Policymakers and regulators continually strive to design laws, rules, regulations and other devices to both maintain financial stability and to prevent and mitigate the impact of financial crises. Since the onset of the global financial crisis, they have launched a large number of policy initiatives.
Some of these may yield real benefits in terms of controlling the build-up of systemic risk. However, others may perversely increase systemic risk, particularly when the policies are drawn up without consideration of how they might interact with other rules.
The relative absence of international financial crises over the past few decades lulled policymakers, bankers and academics into complacency. The build-up of systemic risk and the resulting global financial crisis in 2007 therefore caught everybody by surprise.
Outbreaks of systemic risk are expensive for economies and their citizens. Regulators can react to them in a positive or negative way. The SRC will research the options available to the authorities in their aim to balance the need for an efficient financial system with the desire to avoid systemic shocks.
Law of unintended consequences
Policymakers operate under specific mandates and with incomplete information. The new financial regulations they design can often contain embedded “constraints” that lead to unintended consequences and contribute to amplification mechanisms.
Such indirect effects can lead to feedback loops, undesirable coordination, and a lack of diversity within the market. Designing a robust regulatory regime is difficult because it is hard to predict how participants’ individual motives will come together to produce overall behaviour in the market.

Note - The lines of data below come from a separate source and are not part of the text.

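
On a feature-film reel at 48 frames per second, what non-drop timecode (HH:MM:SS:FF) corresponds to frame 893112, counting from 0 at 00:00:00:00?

893112 ÷ 48 = 18606 full seconds, remainder 24 frames.
18606 s = 5 h 10 min 6 s.
Timecode: 05:10:06:24.

05:10:06:24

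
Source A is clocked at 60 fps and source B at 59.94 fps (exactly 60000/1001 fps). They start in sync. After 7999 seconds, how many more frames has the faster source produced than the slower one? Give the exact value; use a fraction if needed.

A emits 60 × 7999 = 479940 frames; B emits 60000/1001 × 7999 = 479940000/1001.
Difference = 479940/1001 frames (≈ 479.4605); B is behind A.

479940/1001 frames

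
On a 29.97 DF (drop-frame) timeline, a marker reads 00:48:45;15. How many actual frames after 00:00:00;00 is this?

87677

Complete 10-minute blocks: 4, each 17982 frames → 71928.
Remaining 8 whole minutes in the current block: 1800 + 7 × 1798 = 14386 frames.
Within the current minute: 45 × 30 + 15 − 2 = 1363 (labels ;00/;01 skipped at this minute). Total = 71928 + 14386 + 1363 = 87677.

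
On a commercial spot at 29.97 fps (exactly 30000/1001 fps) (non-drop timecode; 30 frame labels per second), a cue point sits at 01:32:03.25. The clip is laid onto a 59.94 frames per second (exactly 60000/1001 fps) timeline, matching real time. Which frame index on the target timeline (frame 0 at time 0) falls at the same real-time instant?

frame 331430

Source frame index: (1×3600 + 32×60 + 3) × 30 + 25 = 165715.
Real time: 165715 / (30000/1001) = 33176143/6000 s.
Target frame: (33176143/6000) × (60000/1001) = 331430.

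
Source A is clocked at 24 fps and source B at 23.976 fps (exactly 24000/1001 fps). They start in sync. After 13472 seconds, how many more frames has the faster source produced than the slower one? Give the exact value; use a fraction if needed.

323328/1001 frames

A emits 24 × 13472 = 323328 frames; B emits 24000/1001 × 13472 = 323328000/1001.
Difference = 323328/1001 frames (≈ 323.0050); B is behind A.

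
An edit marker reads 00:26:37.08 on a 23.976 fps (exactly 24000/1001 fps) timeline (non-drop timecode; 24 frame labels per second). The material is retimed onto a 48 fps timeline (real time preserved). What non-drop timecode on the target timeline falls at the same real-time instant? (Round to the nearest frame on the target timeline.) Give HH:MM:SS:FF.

Source frame index: (0×3600 + 26×60 + 37) × 24 + 8 = 38336.
Real time: 38336 / (24000/1001) = 599599/375 s.
Target frame: (599599/375) × (48) = 9593584/125 ≈ 76748.672 → 76749.
At 48 labels/s: frame 76749 → 00:26:38:45.

00:26:38:45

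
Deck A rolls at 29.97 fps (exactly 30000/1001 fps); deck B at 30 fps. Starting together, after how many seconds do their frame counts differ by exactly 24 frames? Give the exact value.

The gap grows by |30 − 30000/1001| = 30/1001 frames per second.
Time for a 24-frame gap: 24 ÷ (30/1001) = 800.8 s.

800.8 seconds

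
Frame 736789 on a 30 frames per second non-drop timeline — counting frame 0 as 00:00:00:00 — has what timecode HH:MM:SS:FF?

736789 ÷ 30 = 24559 full seconds, remainder 19 frames.
24559 s = 6 h 49 min 19 s.
Timecode: 06:49:19:19.

06:49:19:19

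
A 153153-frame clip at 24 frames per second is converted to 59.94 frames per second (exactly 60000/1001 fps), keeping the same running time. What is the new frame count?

Target frames = source frames × (target rate / source rate) = 153153 × (60000/1001)/(24) = 153153 × 2500/1001 = 382500.

382500 frames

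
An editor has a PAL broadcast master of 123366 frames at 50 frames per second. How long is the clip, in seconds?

Running time = 123366 / (50) = 2467.32 s.

2467.32 seconds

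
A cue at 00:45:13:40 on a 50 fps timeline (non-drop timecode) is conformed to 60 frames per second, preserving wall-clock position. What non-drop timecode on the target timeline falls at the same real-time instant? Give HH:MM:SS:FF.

00:45:13:48

Source frame index: (0×3600 + 45×60 + 13) × 50 + 40 = 135690.
Real time: 135690 / (50) = 13569/5 s.
Target frame: (13569/5) × (60) = 162828.
At 60 labels/s: frame 162828 → 00:45:13:48.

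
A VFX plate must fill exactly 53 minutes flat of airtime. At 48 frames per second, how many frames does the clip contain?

53 min = 3180 s.
Frames = 3180 × 48 = 152640.

152640 frames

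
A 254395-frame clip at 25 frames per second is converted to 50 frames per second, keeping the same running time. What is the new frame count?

508790 frames

Target frames = source frames × (target rate / source rate) = 254395 × (50)/(25) = 254395 × 2 = 508790.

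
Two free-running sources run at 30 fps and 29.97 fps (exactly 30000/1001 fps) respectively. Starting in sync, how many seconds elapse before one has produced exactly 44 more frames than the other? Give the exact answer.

22022/15 seconds

The gap grows by |30000/1001 − 30| = 30/1001 frames per second.
Time for a 44-frame gap: 44 ÷ (30/1001) = 22022/15 s.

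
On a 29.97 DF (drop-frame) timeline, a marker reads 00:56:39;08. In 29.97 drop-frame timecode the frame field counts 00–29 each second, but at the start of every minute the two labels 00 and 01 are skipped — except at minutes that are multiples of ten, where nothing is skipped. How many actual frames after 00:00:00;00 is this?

101876

Complete 10-minute blocks: 5, each 17982 frames → 89910.
Remaining 6 whole minutes in the current block: 1800 + 5 × 1798 = 10790 frames.
Within the current minute: 39 × 30 + 8 − 2 = 1176 (labels ;00/;01 skipped at this minute). Total = 89910 + 10790 + 1176 = 101876.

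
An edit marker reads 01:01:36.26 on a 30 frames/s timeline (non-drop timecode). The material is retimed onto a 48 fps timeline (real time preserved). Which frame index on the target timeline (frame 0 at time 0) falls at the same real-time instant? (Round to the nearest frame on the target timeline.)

Source frame index: (1×3600 + 1×60 + 36) × 30 + 26 = 110906.
Real time: 110906 / (30) = 55453/15 s.
Target frame: (55453/15) × (48) = 887248/5 ≈ 177449.600 → 177450.

frame 177450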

Unfortunately, many such rules may be effective in preventing some types of risk whilst at the same time creating new, perhaps hidden, sources of risk. These include:
-
Tighter bank regulations that led to the emergence of the shadow banking system.
-
Capital regulations that enabled financial institutions to report healthy capital levels while actually holding decreasing levels of effective capital.
-
The requirement for all banks to be prudently run, which can create systemic risk if it prompts the sale of risky securities in response to a shock, thus creating downward spirals in asset prices, forcing more sales and further depressing prices, resulting in a crisis.
There are four areas in which SRC researchers will investigate how regulators can produce rules that are more likely to have positive consequences. This will require an interdisciplinary approach and the SRC will therefore bring together researchers from financial economics, law and political science.

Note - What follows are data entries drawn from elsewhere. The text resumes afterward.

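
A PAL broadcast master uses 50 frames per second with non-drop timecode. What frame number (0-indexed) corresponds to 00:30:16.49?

Total seconds to the label: (0 × 3600 + 30 × 60 + 16) = 1816.
Frame index = 1816 × 50 + 49 = 90849.

frame 90849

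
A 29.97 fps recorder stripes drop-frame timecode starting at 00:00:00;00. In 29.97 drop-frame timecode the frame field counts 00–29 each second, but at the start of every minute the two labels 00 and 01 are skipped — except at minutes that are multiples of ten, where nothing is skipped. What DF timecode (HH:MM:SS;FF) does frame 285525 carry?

02:38:47;01

Ten DF minutes hold 17982 frames, so frame 285525 lies in block 15 (frames 269730–287711) with 15795 frames into that block.
The block's first minute is 1800 frames and the rest 1798 each; 15795 frames reaches minute 8, so 15 × 18 + 8 × 2 = 286 labels have been skipped so far.
Adding those back, label number 285525 + 286 = 285811 at 30 labels/s is 9527 s + 1 f = 2 h 38 min 47 s frame 1, i.e. 02:38:47;01.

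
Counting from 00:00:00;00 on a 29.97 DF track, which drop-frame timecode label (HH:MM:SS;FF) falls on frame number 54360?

Ten DF minutes hold 17982 frames, so frame 54360 lies in block 3 (frames 53946–71927) with 414 frames into that block.
The block's first minute is 1800 frames and the rest 1798 each; 414 frames reaches minute 0, so 3 × 18 + 0 × 2 = 54 labels have been skipped so far.
Adding those back, label number 54360 + 54 = 54414 at 30 labels/s is 1813 s + 24 f = 0 h 30 min 13 s frame 24, i.e. 00:30:13;24.

00:30:13;24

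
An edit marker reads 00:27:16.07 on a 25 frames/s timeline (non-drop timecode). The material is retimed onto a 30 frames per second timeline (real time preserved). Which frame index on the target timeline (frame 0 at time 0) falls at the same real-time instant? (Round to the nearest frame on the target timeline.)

Source frame index: (0×3600 + 27×60 + 16) × 25 + 7 = 40907.
Real time: 40907 / (25) = 40907/25 s.
Target frame: (40907/25) × (30) = 245442/5 ≈ 49088.400 → 49088.

frame 49088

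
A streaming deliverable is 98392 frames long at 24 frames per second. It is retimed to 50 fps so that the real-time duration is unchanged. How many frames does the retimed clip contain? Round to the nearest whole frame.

Frames at target rate = 98392 × (50) / (24) = 614950/3 ≈ 204983.333.
Nearest whole frame: 204983.

204983 frames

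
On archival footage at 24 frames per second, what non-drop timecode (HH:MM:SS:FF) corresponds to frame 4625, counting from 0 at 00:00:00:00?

4625 ÷ 24 = 192 full seconds, remainder 17 frames.
192 s = 0 h 3 min 12 s.
Timecode: 00:03:12:17.

00:03:12:17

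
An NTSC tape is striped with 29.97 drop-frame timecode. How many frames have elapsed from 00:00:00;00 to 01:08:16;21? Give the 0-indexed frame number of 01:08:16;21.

122777

As if non-drop at 30 labels/s: (1 × 3600 + 8 × 60 + 16) × 30 + 21 = 122901.
Minute boundaries passed: 68; those not divisible by 10: 68 − 6 = 62; dropped labels = 2 × 62 = 124.
Actual frame index = 122901 − 124 = 122777.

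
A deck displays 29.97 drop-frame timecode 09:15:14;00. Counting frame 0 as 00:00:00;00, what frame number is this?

Complete 10-minute blocks: 55, each 17982 frames → 989010.
Remaining 5 whole minutes in the current block: 1800 + 4 × 1798 = 8992 frames.
Within the current minute: 14 × 30 + 0 − 2 = 418 (labels ;00/;01 skipped at this minute). Total = 989010 + 8992 + 418 = 998420.

998420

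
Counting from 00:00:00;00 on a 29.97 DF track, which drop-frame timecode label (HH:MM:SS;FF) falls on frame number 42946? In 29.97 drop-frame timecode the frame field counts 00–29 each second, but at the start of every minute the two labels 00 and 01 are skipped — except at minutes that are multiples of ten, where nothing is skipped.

Each 10-minute DF block holds 10 × 60 × 30 − 9 × 2 = 17982 frames. 42946 ÷ 17982 → 2 full blocks, remainder 6982.
Within the partial block the first minute is 1800 frames and each further minute 1798, so 3 further minute boundaries passed. Total skipped labels = 18 × 2 + 2 × 3 = 42.
Non-drop label index = 42946 + 42 = 42988; at 30 labels/s that is 00:23:52:28, i.e. DF 00:23:52;28.

00:23:52;28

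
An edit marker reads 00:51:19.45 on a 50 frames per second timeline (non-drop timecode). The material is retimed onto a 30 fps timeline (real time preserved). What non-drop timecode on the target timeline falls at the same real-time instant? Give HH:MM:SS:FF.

00:51:19:27

Source frame index: (0×3600 + 51×60 + 19) × 50 + 45 = 153995.
Real time: 153995 / (50) = 30799/10 s.
Target frame: (30799/10) × (30) = 92397.
At 30 labels/s: frame 92397 → 00:51:19:27.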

1. Political and financial risk
The ongoing interaction between the political system, financial regulators and market participants can create endogenous feedback loops. Before a crisis, politicians are likely to celebrate the build-up of excesses and attempt to prevent any effective action by the regulators. Post crisis, they may want to demonstrate their toughness by clamping down excessively on the financial system. This leads to pro-cyclicality – the correlation between asset prices and the state of the economy that tends to amplify the ups and downs of business cycles.

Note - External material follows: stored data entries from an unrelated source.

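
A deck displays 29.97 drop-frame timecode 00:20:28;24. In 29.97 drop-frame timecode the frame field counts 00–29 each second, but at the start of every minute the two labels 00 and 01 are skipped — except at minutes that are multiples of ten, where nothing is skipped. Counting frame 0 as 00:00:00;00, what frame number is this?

As if non-drop at 30 labels/s: (0 × 3600 + 20 × 60 + 28) × 30 + 24 = 36864.
Minute boundaries passed: 20; those not divisible by 10: 20 − 2 = 18; dropped labels = 2 × 18 = 36.
Actual frame index = 36864 − 36 = 36828.

36828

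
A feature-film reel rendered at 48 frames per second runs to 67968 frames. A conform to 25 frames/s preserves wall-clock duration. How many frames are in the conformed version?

35400 frames

Target frames = source frames × (target rate / source rate) = 67968 × (25)/(48) = 67968 × 25/48 = 35400.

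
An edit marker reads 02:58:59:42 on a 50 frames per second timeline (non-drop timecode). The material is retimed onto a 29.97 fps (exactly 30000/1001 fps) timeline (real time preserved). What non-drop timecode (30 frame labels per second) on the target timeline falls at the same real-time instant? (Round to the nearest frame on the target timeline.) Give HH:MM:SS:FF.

02:58:49:03

Source frame index: (2×3600 + 58×60 + 59) × 50 + 42 = 536992.
Real time: 536992 / (50) = 268496/25 s.
Target frame: (268496/25) × (30000/1001) = 322195200/1001 ≈ 321873.327 → 321873.
At 30 labels/s: frame 321873 → 02:58:49:03.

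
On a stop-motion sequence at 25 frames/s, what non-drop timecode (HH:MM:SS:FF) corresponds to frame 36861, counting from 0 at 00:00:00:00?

00:24:34:11

36861 ÷ 25 = 1474 full seconds, remainder 11 frames.
1474 s = 0 h 24 min 34 s.
Timecode: 00:24:34:11.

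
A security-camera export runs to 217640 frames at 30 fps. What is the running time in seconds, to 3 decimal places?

7254.667 seconds

Running time = 217640 × 1/30 = 21764/3 s ≈ 7254.667 s.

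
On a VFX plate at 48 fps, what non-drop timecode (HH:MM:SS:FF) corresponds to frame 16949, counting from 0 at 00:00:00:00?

00:05:53:05

16949 ÷ 48 = 353 full seconds, remainder 5 frames.
353 s = 0 h 5 min 53 s.
Timecode: 00:05:53:05.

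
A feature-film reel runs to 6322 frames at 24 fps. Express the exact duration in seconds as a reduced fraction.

3161/12 seconds

Running time = 6322 ÷ (24) = 6322 × 1/24 = 3161/12 s.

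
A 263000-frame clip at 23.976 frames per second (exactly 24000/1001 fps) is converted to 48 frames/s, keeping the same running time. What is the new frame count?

526526 frames

Target frames = source frames × (target rate / source rate) = 263000 × (48)/(24000/1001) = 263000 × 1001/500 = 526526.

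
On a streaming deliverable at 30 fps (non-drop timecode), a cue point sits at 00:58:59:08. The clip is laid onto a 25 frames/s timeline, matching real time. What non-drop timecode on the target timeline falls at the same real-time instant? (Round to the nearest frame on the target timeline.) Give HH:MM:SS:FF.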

Our research will seek a better understanding of the policymaking process that encourages laws that may not have been fully thought through, perhaps because of politicians’ short-term electoral horizons or because of the horse-trading that imposes many rules on a single law that is approved without any detailed debate about their precise intended consequences. Researchers will study the political origins of risk, specifically how rules of decision-making influence the distribution of risk among different parties.
2. The law and systemic risk
It is essential that future financial regulation reduces the danger of the way laws are structured adding to systemic risk. Clear, elegant and internationally coordinated laws will remove uncertainty from the financial system.
The Centre’s researchers will investigate how legal rules can be devised that contribute to common knowledge and to transparency where such transparency is beneficial, but that manage to avoid exposing critical information that can reinforce feedback loops.
3. International and domestic regulations
Financial institutions, especially the larger ones, frequently operate internationally, yet financial regulations tend to be domestic. Even within the European Union there is a common market for banking services, but only a partial common regulatory structure and an embryonic banking union. Implementing and enforcing international rules and regulations has always been the hard part, not least for political reasons.
4. Macroprudential regulations
The concept of designing “macroprudential” regulations to reduce the systemic risk within the financial system as a whole has been a focus of attention for regulators since the global financial crisis. While not clearly defined, it captures the desire of society for robust rules to prevent crises and to cope with them when they do happen. They are the obverse of microprudential regulations, which seek to improve the soundness of individual financial institutions.
The development of the macroprudential agenda is very much in the early stages, and the SRC sees its involvement with that debate and engagement with policymakers as a fundamental objective. Particular focuses for research include whether macroprudential tools are sufficient enough to have much of an impact, and whether they can withstand the political pressure for pro-cyclicality and are genuinely counter-cyclical or only create the appearance of counter-cyclicality.
Aims of this research strand
The ultimate goal of this research strand is to develop a lens through which policymakers and regulators can establish regulations that do not create systemic risk, but instead lower the risk of, and mitigate the impact of, future crises. This will be done through thorough research to identify both good and bad examples of regulatory design. The academic research output from the SRC will therefore translate into practical policies and tools for policymakers.